My friend and her husband began a journey; like all heroes, they had to gather their weapons before going into battle.

Their beloved little boy hardly slept. They bought a personal computer, stayed up all night, began to investigate. They learned quickly that you had to go it alone, that you had to scour for resources, that there was no magic cure.

On their journey they met other heroic people: a brilliantly prescient GP, occupational therapists, speech and language therapists, psychologists, other parents forging a path through a confusing terrain of both dated ideas and innovative therapies.

There were very dark times. Once it was insinuated to my friend that she may have been unable to bond with her child. There was a cruel idea in circulation, the “refrigerator mother”, a notion that belongs in the museum of a lobotomised era.

More invigoratingly, there was the implacable argument for early intervention. My friend gave up her job, trained herself in applied behaviour analysis, began working one-to-one with her child, in an effort to conquer his increasing isolation, to break through the sensory barrier.

There was a groundswell of action from parents, a fight for education for their children. They fundraised and fundraised and fundraised some more. They flew experts in from other countries, they harangued the government, they went to the European Court of Human Rights, for their voiceless children to be allowed an education.

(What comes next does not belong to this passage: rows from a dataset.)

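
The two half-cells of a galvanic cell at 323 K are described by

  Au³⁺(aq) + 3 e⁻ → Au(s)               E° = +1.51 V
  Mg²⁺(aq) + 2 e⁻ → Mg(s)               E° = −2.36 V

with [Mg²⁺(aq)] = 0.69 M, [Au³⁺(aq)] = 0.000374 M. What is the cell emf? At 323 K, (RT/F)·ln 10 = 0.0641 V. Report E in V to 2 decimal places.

The Au³⁺/Au couple has the more positive E°, so it is the cathode; Mg²⁺/Mg is the anode.
The standard potential is +1.51 − (−2.36) = +3.87 V and the balanced reaction transfers n = 6 electrons.
Balancing gives 2 Au³⁺(aq) + 3 Mg(s) → 2 Au(s) + 3 Mg²⁺(aq); hence Q = [Mg²⁺(aq)]^3 / [Au³⁺(aq)]^2 = 2.35×10^6 (log Q = 6.371).
Applying E = E° − (RT ln10/nF)·log Q gives +3.87 − (0.0641/6)(6.371) = +3.80 V.

+3.80 V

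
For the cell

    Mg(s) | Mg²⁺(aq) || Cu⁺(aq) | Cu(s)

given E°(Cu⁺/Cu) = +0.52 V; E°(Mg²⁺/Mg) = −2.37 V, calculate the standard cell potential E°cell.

By convention the left-hand electrode in cell notation is the anode (oxidation) and the right-hand electrode is the cathode (reduction).
E°cell = E°(right) − E°(left) = +0.52 − (−2.37) = +2.89 V.

+2.89 V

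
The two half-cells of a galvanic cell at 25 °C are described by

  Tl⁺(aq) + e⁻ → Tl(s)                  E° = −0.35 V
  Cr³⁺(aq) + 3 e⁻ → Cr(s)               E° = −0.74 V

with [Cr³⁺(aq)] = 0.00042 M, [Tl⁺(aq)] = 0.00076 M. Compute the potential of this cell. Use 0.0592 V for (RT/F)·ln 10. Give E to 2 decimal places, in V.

+0.27 V

Tl⁺/Tl is reduced (cathode, E° = −0.35 V) and Cr³⁺/Cr is oxidized (anode).
E°cell = E°cat − E°an = −0.35 − (−0.74) = +0.39 V; n = 3.
For the overall reaction 3 Tl⁺(aq) + Cr(s) → 3 Tl(s) + Cr³⁺(aq), Q = [Cr³⁺(aq)] / [Tl⁺(aq)]^3 = 9.57×10^5, giving log Q = 5.981.
Applying E = E° − (RT ln10/nF)·log Q gives +0.39 − (0.0592/3)(5.981) = +0.27 V.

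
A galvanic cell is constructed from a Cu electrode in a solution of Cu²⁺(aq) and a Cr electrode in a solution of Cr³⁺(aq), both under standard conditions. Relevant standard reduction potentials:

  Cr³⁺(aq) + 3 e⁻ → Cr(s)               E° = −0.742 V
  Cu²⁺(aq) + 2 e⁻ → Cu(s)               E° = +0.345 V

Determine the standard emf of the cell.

Of the two couples in this cell, the one with the more positive reduction potential is reduced at the cathode: here that is Cu²⁺/Cu (+0.345 V); Cr³⁺/Cr (−0.742 V) is the anode.
E°cell = E°(cathode) − E°(anode) = +0.345 − (−0.742) = +1.087 V.

+1.087 V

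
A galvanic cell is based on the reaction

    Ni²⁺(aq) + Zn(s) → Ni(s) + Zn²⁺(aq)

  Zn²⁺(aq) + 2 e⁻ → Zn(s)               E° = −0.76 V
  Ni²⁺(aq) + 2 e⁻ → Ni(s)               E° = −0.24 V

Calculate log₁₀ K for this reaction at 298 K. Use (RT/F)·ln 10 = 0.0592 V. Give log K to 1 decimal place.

log K = 17.6

The Ni²⁺/Ni couple is reduced (cathode); E°cell = −0.24 − (−0.76) = +0.52 V with n = 2.
At equilibrium E = 0, so log K = nE°cell / 0.0592 = (2)(+0.52) / 0.0592 = 17.6.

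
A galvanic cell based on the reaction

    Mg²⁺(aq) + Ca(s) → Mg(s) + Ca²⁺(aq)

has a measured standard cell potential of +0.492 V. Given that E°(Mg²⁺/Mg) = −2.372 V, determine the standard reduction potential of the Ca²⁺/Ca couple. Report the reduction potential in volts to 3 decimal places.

In the reaction as written the Mg²⁺/Mg couple is reduced (cathode) and Ca²⁺/Ca is oxidized (anode), so E°cell = E°(Mg²⁺/Mg) − E°(Ca²⁺/Ca).
E°(Ca²⁺/Ca) = E°(cathode) − E°cell = −2.372 − (+0.492) = −2.864 V.

−2.864 V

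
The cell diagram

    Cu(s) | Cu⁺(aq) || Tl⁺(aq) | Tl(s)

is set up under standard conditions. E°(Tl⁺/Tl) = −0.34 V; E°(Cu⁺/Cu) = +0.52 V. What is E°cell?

−0.86 V

By convention the left-hand electrode in cell notation is the anode (oxidation) and the right-hand electrode is the cathode (reduction).
E°cell = E°(right) − E°(left) = −0.34 − (+0.52) = −0.86 V.
The negative sign shows that, as written, the cell would require an external voltage to drive the reaction.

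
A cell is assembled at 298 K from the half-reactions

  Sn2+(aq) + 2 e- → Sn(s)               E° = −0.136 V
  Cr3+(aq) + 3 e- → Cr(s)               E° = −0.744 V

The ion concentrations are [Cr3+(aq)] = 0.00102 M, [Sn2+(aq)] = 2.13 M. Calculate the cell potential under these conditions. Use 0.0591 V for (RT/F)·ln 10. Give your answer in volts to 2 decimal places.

+0.68 V

The Sn²⁺/Sn couple has the more positive E°, so it is the cathode; Cr³⁺/Cr is the anode.
E°cell = −0.136 − (−0.744) = +0.608 V, with n = 6 electrons transferred.
For the overall reaction 3 Sn2+(aq) + 2 Cr(s) → 3 Sn(s) + 2 Cr3+(aq), Q = [Cr3+(aq)]^2 / [Sn2+(aq)]^3 = 1.08×10^−7, giving log Q = −6.968.
E = E° − (0.0591/n)·log Q = +0.608 − (0.0591/6)(−6.968) = +0.68 V.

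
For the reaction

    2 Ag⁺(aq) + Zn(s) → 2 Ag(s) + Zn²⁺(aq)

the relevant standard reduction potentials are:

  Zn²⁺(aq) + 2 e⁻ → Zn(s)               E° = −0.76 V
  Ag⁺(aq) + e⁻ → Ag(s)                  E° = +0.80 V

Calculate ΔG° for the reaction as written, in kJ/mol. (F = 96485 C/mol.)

In the reaction as written Ag⁺(aq) is reduced, so the Ag⁺/Ag couple is the cathode and Zn²⁺/Zn is the anode.
E°cell = +0.80 − (−0.76) = +1.56 V; balancing electrons gives n = 2.
ΔG° = −nFE°cell = −(2)(96485)(+1.56) J/mol = −301 kJ/mol.

−301 kJ/mol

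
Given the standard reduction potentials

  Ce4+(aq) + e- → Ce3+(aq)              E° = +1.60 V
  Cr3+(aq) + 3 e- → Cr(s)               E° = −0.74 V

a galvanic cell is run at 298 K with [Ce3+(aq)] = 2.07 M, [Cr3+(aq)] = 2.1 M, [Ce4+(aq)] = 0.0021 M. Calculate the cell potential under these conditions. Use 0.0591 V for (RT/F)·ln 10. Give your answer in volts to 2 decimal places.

+2.16 V

Ce⁴⁺/Ce³⁺ is reduced (cathode, E° = +1.60 V) and Cr³⁺/Cr is oxidized (anode).
E°cell = +1.60 − (−0.74) = +2.34 V, with n = 3 electrons transferred.
Balancing gives 3 Ce4+(aq) + Cr(s) → 3 Ce3+(aq) + Cr3+(aq); hence Q = ([Ce3+(aq)]^3·[Cr3+(aq)]) / [Ce4+(aq)]^3 = 2.01×10^9 (log Q = 9.303).
Applying E = E° − (RT ln10/nF)·log Q gives +2.34 − (0.0591/3)(9.303) = +2.16 V.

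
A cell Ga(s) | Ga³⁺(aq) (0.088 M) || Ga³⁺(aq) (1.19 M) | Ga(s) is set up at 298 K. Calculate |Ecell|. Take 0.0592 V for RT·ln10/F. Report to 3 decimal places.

For a concentration cell E°cell = 0, since both electrodes use the same couple.
The compartment with the higher Ga³⁺(aq) concentration (1.19 M) acts as the cathode; ions are reduced there and produced at the dilute (0.088 M) anode.
With n = 3, Ecell = −(0.0592/3)·log([dilute]/[conc]) = −(0.0592/3)·log(0.088/1.19) = +0.022 V.

0.022 V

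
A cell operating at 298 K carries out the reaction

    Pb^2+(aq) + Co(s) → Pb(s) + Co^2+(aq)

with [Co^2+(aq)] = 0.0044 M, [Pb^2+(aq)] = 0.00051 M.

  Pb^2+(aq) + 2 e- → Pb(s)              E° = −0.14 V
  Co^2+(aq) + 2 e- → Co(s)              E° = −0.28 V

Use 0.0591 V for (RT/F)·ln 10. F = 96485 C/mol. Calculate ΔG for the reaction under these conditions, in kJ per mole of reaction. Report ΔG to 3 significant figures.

E°cell = −0.14 − (−0.28) = +0.14 V; the balanced reaction transfers n = 2 electrons.
Q = [Co^2+(aq)] / [Pb^2+(aq)] = 8.63, so log Q = 0.936 and E = +0.14 − (0.0591/2)(0.936) = +0.1123 V.
Then ΔG = −nFE = −2 × 96485 × +0.1123 J/mol = −21.7 kJ/mol.

−21.7 kJ/mol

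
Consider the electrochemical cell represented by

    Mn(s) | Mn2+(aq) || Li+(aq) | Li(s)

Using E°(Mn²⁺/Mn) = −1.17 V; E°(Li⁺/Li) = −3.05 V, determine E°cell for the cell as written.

−1.88 V

By convention the left-hand electrode in cell notation is the anode (oxidation) and the right-hand electrode is the cathode (reduction).
E°cell = E°(right) − E°(left) = −3.05 − (−1.17) = −1.88 V.
The negative sign shows that, as written, the cell would require an external voltage to drive the reaction.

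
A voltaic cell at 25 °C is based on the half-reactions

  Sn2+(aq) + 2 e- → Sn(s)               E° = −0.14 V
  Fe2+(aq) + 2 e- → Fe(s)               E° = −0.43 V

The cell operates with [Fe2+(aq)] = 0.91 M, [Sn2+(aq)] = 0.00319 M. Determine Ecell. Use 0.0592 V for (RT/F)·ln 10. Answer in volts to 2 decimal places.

Sn²⁺/Sn is reduced (cathode, E° = −0.14 V) and Fe²⁺/Fe is oxidized (anode).
The standard potential is −0.14 − (−0.43) = +0.29 V and the balanced reaction transfers n = 2 electrons.
Balancing gives Sn2+(aq) + Fe(s) → Sn(s) + Fe2+(aq); hence Q = [Fe2+(aq)] / [Sn2+(aq)] = 285 (log Q = 2.455).
E = E° − (0.0592/n)·log Q = +0.29 − (0.0592/2)(2.455) = +0.22 V.

+0.22 V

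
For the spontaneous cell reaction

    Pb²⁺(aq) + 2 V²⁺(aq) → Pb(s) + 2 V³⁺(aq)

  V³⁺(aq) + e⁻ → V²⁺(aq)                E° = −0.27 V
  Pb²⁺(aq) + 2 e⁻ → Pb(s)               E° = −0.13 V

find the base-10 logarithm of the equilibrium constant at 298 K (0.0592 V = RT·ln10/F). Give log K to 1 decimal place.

The Pb²⁺/Pb couple is reduced (cathode); E°cell = −0.13 − (−0.27) = +0.14 V with n = 2.
At equilibrium E = 0, so log K = nE°cell / 0.0592 = (2)(+0.14) / 0.0592 = 4.7.

log K = 4.7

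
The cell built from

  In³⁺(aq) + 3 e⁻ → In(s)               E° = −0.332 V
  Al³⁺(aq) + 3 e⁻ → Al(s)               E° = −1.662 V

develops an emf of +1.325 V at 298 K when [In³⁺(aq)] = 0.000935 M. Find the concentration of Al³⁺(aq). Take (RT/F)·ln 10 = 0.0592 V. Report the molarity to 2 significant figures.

With In³⁺/In at the cathode and Al³⁺/Al at the anode, E°cell = −0.332 − (−1.662) = +1.330 V (n = 3).
Rearranging E = E° − (0.0592/n)·log Q gives log Q = 3(+1.330 − (+1.325))/0.0592 = 0.253.
The balanced reaction is In³⁺(aq) + Al(s) → In(s) + Al³⁺(aq), so Q = [Al³⁺(aq)] / [In³⁺(aq)].
Substituting the known concentrations and solving, log [Al³⁺(aq)] = −2.776 and [Al³⁺(aq)] = 0.0017 M.

0.0017 M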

My friend’s son has benefited from this battle. For some years now, he has had a one-to-one education. And maybe that sounds indulgent, unnecessary, but that little boy can communicate now, through sign language. He will meet your eye, hold your hand, hug; he will push in between his siblings with his computer and sit with them on the sofa to look at his treasured tank engines carry on their grand encounters while his brother and sister watch TV. And that’s big, big progress.

And maybe some forgot that small things are big, that individual lives matter more than the accumulation of profit, more than the heehaw of acquisition.

His school hours have been cut, his home help is gone, his respite hours have been decimated. His parents have one night off every five weeks. He still needs help toileting, he still needs constant supervision, he still struggles to sleep. Adolescence brought rage and confusion. And now he is 15, and nobody knows where he will be in three years’ time.

His education, forged from determination, is changing due to cutbacks. One-to-one with a professionally qualified teacher will eventually become six-to-one. The future is bleak, as essential services meet the relentless slashing of funds.

“Are you coping?” my friend was asked recently by a tired social worker, who was trying to juggle overstretched and underfunded resources. “I’m coping,” my friend answered, because it was a good day, had been a good week, the sun had shone, the trampoline was dry. “That’s good,” the social worker answered, “because I have nothing to offer you.”

My friend is tired; all the parents are tired, battle-weary. “What makes me sad,” she says, “is all the little children coming through who won’t have what my son had.”

Her family is just one family. Her son is just one, sweet child. I hope that President Higgins is right, and that we have the fight left in us to be heroic, to quell the aberrant voices, to secure a just future for all our children.